MSP vs Mandi Price: What's the Difference?
The MSP is a pre-announced price at which government agencies will buy certain crops — a floor meant to protect farmers. The mandi price is what the open market actually pays on the day. Mandi rates can sit above, at, or below MSP depending on supply and demand.
Two different things
Minimum Support Price (MSP) is set by the Government of India ahead of each season for a defined list of crops. It signals the price at which official agencies stand ready to procure, so farmers are cushioned if markets crash.
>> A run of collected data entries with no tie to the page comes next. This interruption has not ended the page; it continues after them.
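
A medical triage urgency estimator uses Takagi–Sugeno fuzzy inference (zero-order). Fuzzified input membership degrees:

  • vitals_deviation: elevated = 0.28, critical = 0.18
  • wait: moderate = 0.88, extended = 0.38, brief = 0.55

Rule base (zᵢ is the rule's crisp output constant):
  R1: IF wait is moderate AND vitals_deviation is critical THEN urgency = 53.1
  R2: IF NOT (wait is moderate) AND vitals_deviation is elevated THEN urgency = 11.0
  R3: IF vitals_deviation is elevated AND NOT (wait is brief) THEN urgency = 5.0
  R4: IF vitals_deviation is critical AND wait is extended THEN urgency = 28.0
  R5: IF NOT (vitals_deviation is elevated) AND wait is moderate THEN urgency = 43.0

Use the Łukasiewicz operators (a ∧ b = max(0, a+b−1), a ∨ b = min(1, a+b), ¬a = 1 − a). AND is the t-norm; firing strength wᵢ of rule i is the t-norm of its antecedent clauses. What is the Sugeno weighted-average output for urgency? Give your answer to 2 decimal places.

R1 (z=53.1): moderate=0.88, critical=0.18; AND[max(0, a+b−1)] → w = 0.06
R2 (z=11.0): ¬moderate=1−0.88=0.12, elevated=0.28; AND[max(0, a+b−1)] → w = 0.00
R3 (z=5.0): elevated=0.28, ¬brief=1−0.55=0.45; AND[max(0, a+b−1)] → w = 0.00
R4 (z=28.0): critical=0.18, extended=0.38; AND[max(0, a+b−1)] → w = 0.00
R5 (z=43.0): ¬elevated=1−0.28=0.72, moderate=0.88; AND[max(0, a+b−1)] → w = 0.60
Weighted average = (0.06·53.1 + 0.00·11.0 + 0.00·5.0 + 0.00·28.0 + 0.60·43.0) / (0.06 + 0.00 + 0.00 + 0.00 + 0.60)
  = 28.9860 / 0.6600 = 43.92

43.92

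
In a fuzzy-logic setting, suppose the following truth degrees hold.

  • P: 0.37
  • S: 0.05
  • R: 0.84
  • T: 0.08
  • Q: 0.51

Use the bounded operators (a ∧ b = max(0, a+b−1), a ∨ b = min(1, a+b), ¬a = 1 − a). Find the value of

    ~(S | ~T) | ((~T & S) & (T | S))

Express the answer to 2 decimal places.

~T = 1 − 0.08 = 0.92
S | ~T = min(1, a+b) on (0.05, 0.92) = 0.97
~(S | ~T) = 1 − 0.97 = 0.03
~T = 1 − 0.08 = 0.92
~T & S = max(0, a+b−1) on (0.92, 0.05) = 0.00
T | S = min(1, a+b) on (0.08, 0.05) = 0.13
(~T & S) & (T | S) = max(0, a+b−1) on (0.00, 0.13) = 0.00
~(S | ~T) | ((~T & S) & (T | S)) = min(1, a+b) on (0.03, 0.00) = 0.03

0.03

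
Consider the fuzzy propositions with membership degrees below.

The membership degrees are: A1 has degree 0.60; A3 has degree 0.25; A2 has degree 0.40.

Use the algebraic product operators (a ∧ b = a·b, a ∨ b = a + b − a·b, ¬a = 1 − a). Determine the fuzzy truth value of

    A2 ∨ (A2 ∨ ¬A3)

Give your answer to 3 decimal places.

¬A3 = 1 − 0.2500 = 0.7500
A2 ∨ ¬A3 = a + b − a·b on (0.4000, 0.7500) = 0.8500
A2 ∨ (A2 ∨ ¬A3) = a + b − a·b on (0.4000, 0.8500) = 0.9100

0.910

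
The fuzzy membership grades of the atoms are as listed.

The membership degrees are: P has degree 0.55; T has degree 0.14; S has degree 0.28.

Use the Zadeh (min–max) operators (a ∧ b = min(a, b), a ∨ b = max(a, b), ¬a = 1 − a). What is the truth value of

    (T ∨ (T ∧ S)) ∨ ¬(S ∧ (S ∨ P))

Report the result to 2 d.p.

T ∧ S = min(a, b) on (0.14, 0.28) = 0.14
T ∨ (T ∧ S) = max(a, b) on (0.14, 0.14) = 0.14
S ∨ P = max(a, b) on (0.28, 0.55) = 0.55
S ∧ (S ∨ P) = min(a, b) on (0.28, 0.55) = 0.28
¬(S ∧ (S ∨ P)) = 1 − 0.28 = 0.72
(T ∨ (T ∧ S)) ∨ ¬(S ∧ (S ∨ P)) = max(a, b) on (0.14, 0.72) = 0.72

0.72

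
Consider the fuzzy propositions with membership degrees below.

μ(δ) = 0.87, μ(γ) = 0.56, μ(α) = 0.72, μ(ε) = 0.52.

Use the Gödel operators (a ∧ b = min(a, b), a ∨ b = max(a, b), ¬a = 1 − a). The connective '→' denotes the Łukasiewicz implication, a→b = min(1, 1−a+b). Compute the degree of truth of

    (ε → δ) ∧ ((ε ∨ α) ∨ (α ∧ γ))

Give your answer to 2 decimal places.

0.72

ε → δ  [Łukasiewicz: min(1, 1−a+b)] with a=0.52, b=0.87 → 1.00
ε ∨ α = max(a, b) on (0.52, 0.72) = 0.72
α ∧ γ = min(a, b) on (0.72, 0.56) = 0.56
(ε ∨ α) ∨ (α ∧ γ) = max(a, b) on (0.72, 0.56) = 0.72
(ε → δ) ∧ ((ε ∨ α) ∨ (α ∧ γ)) = min(a, b) on (1.00, 0.72) = 0.72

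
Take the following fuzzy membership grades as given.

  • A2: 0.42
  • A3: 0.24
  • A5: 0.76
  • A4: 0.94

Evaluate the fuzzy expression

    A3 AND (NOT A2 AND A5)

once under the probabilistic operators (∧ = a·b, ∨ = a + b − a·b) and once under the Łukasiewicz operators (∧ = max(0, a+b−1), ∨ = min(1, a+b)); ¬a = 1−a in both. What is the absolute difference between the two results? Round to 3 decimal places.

Under probabilistic:
  NOT A2 = 1 − 0.4200 = 0.5800
  NOT A2 AND A5 = a·b on (0.5800, 0.7600) = 0.4408
  A3 AND (NOT A2 AND A5) = a·b on (0.2400, 0.4408) = 0.1058
  → value = 0.1058
Under Łukasiewicz:
  NOT A2 = 1 − 0.42 = 0.58
  NOT A2 AND A5 = max(0, a+b−1) on (0.58, 0.76) = 0.34
  A3 AND (NOT A2 AND A5) = max(0, a+b−1) on (0.24, 0.34) = 0.00
  → value = 0.0000
|0.1058 − 0.0000| = 0.106

0.106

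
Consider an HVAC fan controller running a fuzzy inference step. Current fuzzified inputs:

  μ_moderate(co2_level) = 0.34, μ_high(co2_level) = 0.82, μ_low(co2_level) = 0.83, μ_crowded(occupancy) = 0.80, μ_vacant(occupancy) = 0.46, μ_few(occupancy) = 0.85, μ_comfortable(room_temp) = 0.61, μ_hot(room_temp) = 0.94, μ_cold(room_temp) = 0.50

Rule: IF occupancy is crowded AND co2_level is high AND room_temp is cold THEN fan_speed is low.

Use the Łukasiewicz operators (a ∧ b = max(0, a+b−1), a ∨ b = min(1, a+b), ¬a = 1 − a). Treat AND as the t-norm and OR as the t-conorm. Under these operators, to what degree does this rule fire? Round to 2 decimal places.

firing strength: crowded=0.80, high=0.82, cold=0.50; AND[max(0, a+b−1)] → w = 0.12

0.12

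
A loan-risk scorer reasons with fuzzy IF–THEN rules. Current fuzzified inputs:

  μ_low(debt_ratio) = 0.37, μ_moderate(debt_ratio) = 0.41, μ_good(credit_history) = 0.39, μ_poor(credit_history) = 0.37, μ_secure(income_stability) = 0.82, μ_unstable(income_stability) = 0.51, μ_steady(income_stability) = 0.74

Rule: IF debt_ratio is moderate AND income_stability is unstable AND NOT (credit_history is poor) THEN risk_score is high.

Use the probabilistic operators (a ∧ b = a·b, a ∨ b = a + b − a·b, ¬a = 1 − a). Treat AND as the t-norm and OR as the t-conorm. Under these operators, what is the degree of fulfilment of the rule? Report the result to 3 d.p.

0.132

firing strength: moderate=0.41, unstable=0.51, ¬poor=1−0.37=0.63; AND[a·b] → w = 0.1317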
Mandi price is the live wholesale rate discovered at the market yard through actual buying and selling. It moves daily with arrivals, quality, demand and sentiment.
How they interact
When market prices are strong, mandi rates run above MSP and farmers sell in the open market. When prices are weak — a glut, a demand slump — mandi rates can fall below MSP, and procurement (where active) becomes the more attractive option. For crops without effective procurement, the mandi price is what farmers realise regardless of MSP.
Why a mandi rate can be below MSP
MSP is announced but not guaranteed everywhere for every crop — procurement infrastructure is uneven across states and commodities. Quality below FAQ, distance from a procurement centre, or limited buying can all leave open-market rates under the floor.
Reading our pages with MSP in mind
MandiPrices shows live mandi rates, not MSP. If you know the MSP for a crop, comparing it to our modal price tells you whether the open market is currently rewarding or under-paying versus the floor — especially useful for wheat and paddy around harvest.